Kultur

Buch zur Geschichte des Tourismus: Badespaß und Klassendünkel | ABC-Z

Der Tourismus hat die Welt im Griff – weltweit ca. 1,5 Milliarden Gästeankünfte jährlich sprechen eine klare Sprache. Doch dem scheinbar grenzenlosen Wachstum stellen sich immer mehr Menschen in den Weg – von Barcelona über Amsterdam bis hin zu Venedig und Südtirol: „Tourists go home!“

Der Frage, wie sich dieser Tourismus aus bescheidenen Anfängen heraus so weit entwickeln konnte, geht der Historiker und Soziologie Hasso Spode in seinem Buch „Traum Zeit Reise“ nach. Am Anfang steht die Frage, wann und warum die vielfältigen Formen von Unterwegssein in das Phänomen Tourismus übergingen. Noch im Mittelalter waren die Reisen von Pilgern nach Rom, Jerusalem oder Santiago de Compostela oder auch die Reisen in ein Heilbad primär an einen Zweck gebunden.

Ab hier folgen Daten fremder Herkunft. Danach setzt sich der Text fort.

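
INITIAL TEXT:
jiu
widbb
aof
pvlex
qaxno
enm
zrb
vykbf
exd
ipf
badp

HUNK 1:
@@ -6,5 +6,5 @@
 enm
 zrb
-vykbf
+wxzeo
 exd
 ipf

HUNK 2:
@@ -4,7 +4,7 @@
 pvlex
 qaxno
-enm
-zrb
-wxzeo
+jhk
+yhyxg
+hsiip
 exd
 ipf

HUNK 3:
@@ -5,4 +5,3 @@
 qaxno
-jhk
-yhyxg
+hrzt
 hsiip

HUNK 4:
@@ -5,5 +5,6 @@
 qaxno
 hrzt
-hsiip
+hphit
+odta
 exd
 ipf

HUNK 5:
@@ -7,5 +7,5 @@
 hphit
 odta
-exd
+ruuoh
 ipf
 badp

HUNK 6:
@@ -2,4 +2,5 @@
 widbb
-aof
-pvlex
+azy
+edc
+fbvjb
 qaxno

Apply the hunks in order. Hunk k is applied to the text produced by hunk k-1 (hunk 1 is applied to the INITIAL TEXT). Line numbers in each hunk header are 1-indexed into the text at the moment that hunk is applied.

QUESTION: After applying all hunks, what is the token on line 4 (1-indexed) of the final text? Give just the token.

Hunk 1: at line 6 remove [vykbf] add [wxzeo] -> 11 lines: jiu widbb aof pvlex qaxno enm zrb wxzeo exd ipf badp
Hunk 2: at line 4 remove [enm,zrb,wxzeo] add [jhk,yhyxg,hsiip] -> 11 lines: jiu widbb aof pvlex qaxno jhk yhyxg hsiip exd ipf badp
Hunk 3: at line 5 remove [jhk,yhyxg] add [hrzt] -> 10 lines: jiu widbb aof pvlex qaxno hrzt hsiip exd ipf badp
Hunk 4: at line 5 remove [hsiip] add [hphit,odta] -> 11 lines: jiu widbb aof pvlex qaxno hrzt hphit odta exd ipf badp
Hunk 5: at line 7 remove [exd] add [ruuoh] -> 11 lines: jiu widbb aof pvlex qaxno hrzt hphit odta ruuoh ipf badp
Hunk 6: at line 2 remove [aof,pvlex] add [azy,edc,fbvjb] -> 12 lines: jiu widbb azy edc fbvjb qaxno hrzt hphit odta ruuoh ipf badp
Final line 4: edc

Answer: edc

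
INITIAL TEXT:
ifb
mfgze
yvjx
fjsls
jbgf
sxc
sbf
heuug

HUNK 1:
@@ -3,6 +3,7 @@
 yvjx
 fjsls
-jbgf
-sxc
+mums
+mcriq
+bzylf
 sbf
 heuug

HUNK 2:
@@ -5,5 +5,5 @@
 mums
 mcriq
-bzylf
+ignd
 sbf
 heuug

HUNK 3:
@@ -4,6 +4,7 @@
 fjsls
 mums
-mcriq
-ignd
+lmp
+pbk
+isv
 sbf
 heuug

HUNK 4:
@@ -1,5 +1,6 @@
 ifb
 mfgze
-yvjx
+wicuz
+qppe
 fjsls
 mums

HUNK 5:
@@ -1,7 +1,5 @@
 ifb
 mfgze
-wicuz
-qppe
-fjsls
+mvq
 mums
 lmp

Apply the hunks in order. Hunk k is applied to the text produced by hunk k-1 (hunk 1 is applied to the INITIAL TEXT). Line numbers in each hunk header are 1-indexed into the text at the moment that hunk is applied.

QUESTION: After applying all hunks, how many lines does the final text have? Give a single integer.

Hunk 1: at line 3 remove [jbgf,sxc] add [mums,mcriq,bzylf] -> 9 lines: ifb mfgze yvjx fjsls mums mcriq bzylf sbf heuug
Hunk 2: at line 5 remove [bzylf] add [ignd] -> 9 lines: ifb mfgze yvjx fjsls mums mcriq ignd sbf heuug
Hunk 3: at line 4 remove [mcriq,ignd] add [lmp,pbk,isv] -> 10 lines: ifb mfgze yvjx fjsls mums lmp pbk isv sbf heuug
Hunk 4: at line 1 remove [yvjx] add [wicuz,qppe] -> 11 lines: ifb mfgze wicuz qppe fjsls mums lmp pbk isv sbf heuug
Hunk 5: at line 1 remove [wicuz,qppe,fjsls] add [mvq] -> 9 lines: ifb mfgze mvq mums lmp pbk isv sbf heuug
Final line count: 9

Answer: 9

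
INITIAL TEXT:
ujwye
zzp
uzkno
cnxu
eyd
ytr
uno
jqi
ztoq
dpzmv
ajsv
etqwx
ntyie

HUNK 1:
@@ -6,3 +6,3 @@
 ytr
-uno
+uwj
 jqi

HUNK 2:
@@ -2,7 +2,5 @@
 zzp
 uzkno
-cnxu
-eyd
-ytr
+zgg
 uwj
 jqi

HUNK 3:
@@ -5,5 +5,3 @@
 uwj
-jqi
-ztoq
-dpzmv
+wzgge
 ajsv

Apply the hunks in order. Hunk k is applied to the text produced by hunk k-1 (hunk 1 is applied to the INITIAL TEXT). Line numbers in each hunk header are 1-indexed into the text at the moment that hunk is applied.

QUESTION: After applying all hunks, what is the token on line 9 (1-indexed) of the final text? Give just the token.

Answer: ntyie

Derivation:
Hunk 1: at line 6 remove [uno] add [uwj] -> 13 lines: ujwye zzp uzkno cnxu eyd ytr uwj jqi ztoq dpzmv ajsv etqwx ntyie
Hunk 2: at line 2 remove [cnxu,eyd,ytr] add [zgg] -> 11 lines: ujwye zzp uzkno zgg uwj jqi ztoq dpzmv ajsv etqwx ntyie
Hunk 3: at line 5 remove [jqi,ztoq,dpzmv] add [wzgge] -> 9 lines: ujwye zzp uzkno zgg uwj wzgge ajsv etqwx ntyie
Final line 9: ntyie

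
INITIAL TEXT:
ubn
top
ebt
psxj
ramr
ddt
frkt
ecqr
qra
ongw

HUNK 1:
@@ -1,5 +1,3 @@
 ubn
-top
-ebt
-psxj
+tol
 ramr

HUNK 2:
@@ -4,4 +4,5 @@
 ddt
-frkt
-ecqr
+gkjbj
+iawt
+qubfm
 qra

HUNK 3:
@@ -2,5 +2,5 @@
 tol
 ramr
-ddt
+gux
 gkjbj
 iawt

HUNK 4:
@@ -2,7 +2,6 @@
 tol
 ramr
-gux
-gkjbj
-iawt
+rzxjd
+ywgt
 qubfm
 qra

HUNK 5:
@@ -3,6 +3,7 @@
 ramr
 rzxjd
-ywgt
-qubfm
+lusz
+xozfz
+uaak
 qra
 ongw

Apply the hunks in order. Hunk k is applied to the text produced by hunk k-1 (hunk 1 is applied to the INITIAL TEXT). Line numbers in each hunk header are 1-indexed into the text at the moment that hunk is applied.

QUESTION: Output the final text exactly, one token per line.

Answer: ubn
tol
ramr
rzxjd
lusz
xozfz
uaak
qra
ongw

Derivation:
Hunk 1: at line 1 remove [top,ebt,psxj] add [tol] -> 8 lines: ubn tol ramr ddt frkt ecqr qra ongw
Hunk 2: at line 4 remove [frkt,ecqr] add [gkjbj,iawt,qubfm] -> 9 lines: ubn tol ramr ddt gkjbj iawt qubfm qra ongw
Hunk 3: at line 2 remove [ddt] add [gux] -> 9 lines: ubn tol ramr gux gkjbj iawt qubfm qra ongw
Hunk 4: at line 2 remove [gux,gkjbj,iawt] add [rzxjd,ywgt] -> 8 lines: ubn tol ramr rzxjd ywgt qubfm qra ongw
Hunk 5: at line 3 remove [ywgt,qubfm] add [lusz,xozfz,uaak] -> 9 lines: ubn tol ramr rzxjd lusz xozfz uaak qra ongw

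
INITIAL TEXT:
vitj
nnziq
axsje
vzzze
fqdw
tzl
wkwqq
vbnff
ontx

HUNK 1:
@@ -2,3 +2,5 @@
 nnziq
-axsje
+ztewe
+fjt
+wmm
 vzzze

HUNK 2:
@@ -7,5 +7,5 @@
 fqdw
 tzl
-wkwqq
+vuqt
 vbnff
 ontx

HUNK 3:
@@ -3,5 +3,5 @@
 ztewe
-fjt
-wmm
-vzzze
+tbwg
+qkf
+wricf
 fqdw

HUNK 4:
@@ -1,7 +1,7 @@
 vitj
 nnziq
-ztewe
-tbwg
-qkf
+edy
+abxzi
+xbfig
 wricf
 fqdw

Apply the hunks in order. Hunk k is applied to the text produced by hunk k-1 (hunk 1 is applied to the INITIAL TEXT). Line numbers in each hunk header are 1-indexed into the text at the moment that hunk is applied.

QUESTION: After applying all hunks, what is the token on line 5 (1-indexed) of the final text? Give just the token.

Hunk 1: at line 2 remove [axsje] add [ztewe,fjt,wmm] -> 11 lines: vitj nnziq ztewe fjt wmm vzzze fqdw tzl wkwqq vbnff ontx
Hunk 2: at line 7 remove [wkwqq] add [vuqt] -> 11 lines: vitj nnziq ztewe fjt wmm vzzze fqdw tzl vuqt vbnff ontx
Hunk 3: at line 3 remove [fjt,wmm,vzzze] add [tbwg,qkf,wricf] -> 11 lines: vitj nnziq ztewe tbwg qkf wricf fqdw tzl vuqt vbnff ontx
Hunk 4: at line 1 remove [ztewe,tbwg,qkf] add [edy,abxzi,xbfig] -> 11 lines: vitj nnziq edy abxzi xbfig wricf fqdw tzl vuqt vbnff ontx
Final line 5: xbfig

Answer: xbfig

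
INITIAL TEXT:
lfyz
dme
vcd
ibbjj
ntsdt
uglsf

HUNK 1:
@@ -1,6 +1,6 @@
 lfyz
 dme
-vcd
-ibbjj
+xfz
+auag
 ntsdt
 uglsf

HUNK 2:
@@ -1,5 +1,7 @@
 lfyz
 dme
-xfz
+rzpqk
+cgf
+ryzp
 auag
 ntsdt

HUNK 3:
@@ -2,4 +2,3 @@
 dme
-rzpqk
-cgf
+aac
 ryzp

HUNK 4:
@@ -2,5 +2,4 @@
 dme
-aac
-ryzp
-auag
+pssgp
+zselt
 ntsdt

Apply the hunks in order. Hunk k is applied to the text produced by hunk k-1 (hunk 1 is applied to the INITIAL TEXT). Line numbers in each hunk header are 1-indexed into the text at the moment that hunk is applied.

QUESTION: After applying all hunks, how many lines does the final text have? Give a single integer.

Hunk 1: at line 1 remove [vcd,ibbjj] add [xfz,auag] -> 6 lines: lfyz dme xfz auag ntsdt uglsf
Hunk 2: at line 1 remove [xfz] add [rzpqk,cgf,ryzp] -> 8 lines: lfyz dme rzpqk cgf ryzp auag ntsdt uglsf
Hunk 3: at line 2 remove [rzpqk,cgf] add [aac] -> 7 lines: lfyz dme aac ryzp auag ntsdt uglsf
Hunk 4: at line 2 remove [aac,ryzp,auag] add [pssgp,zselt] -> 6 lines: lfyz dme pssgp zselt ntsdt uglsf
Final line count: 6

Answer: 6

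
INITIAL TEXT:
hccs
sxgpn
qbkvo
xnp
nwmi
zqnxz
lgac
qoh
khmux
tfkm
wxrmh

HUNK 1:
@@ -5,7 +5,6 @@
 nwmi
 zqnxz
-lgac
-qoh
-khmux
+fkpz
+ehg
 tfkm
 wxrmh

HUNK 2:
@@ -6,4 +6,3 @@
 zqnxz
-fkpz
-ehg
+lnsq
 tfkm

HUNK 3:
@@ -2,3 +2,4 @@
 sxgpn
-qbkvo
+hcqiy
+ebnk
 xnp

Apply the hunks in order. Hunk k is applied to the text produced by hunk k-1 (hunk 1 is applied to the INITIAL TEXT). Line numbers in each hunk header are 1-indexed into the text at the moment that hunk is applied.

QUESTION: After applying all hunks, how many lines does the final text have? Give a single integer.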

Erstmals 1770 taucht das Wort „Tourist“ im Englischen auf, Grimms Wörterbuch nannte um 1830 einen Touristen jemand, der „zu seinem Vergnügen, ohne festes Ziel eine längere Auslandsreise unternimmt“ und sprach vom „Reisepöbel“, der als „schafsdämliche Herde in fremde Gefilde einfällt“. Der Begriff „Tourismus“ war da noch nicht gebräuchlich, man sprach bis um 1950 von „Fremdenverkehr“.

Schafsdämliche Herden

Spodes Blick ist zunächst auf die Reisenden, die Touristen gerichtet, auf den Wandel in der Wahrnehmung der von ihnen bereisten Landschaften: „Die Geburt des Tourismus ist in dem fundamentalen Umbruch des Denkens und Fühlens zu suchen, der die Gebildeten im Europa des 18. Jahrhunderts erfasste.“ Das wird bereits am sich wandelnden Blick auf die Alpen deutlich: Die „entsetzlich schaurige Landschaft“ weicht dem „delightful horror“, und die dort lebenden Menschen werden nun zu „imaginären Bewohnern eines imaginären Paradieses“ verklärt, die „frei von den Fesseln der Zivilisation in Freiheit und Gleichheit“ lebten – arm, aber glücklich. Das Wunschbild der romantischen Schweiz war geboren.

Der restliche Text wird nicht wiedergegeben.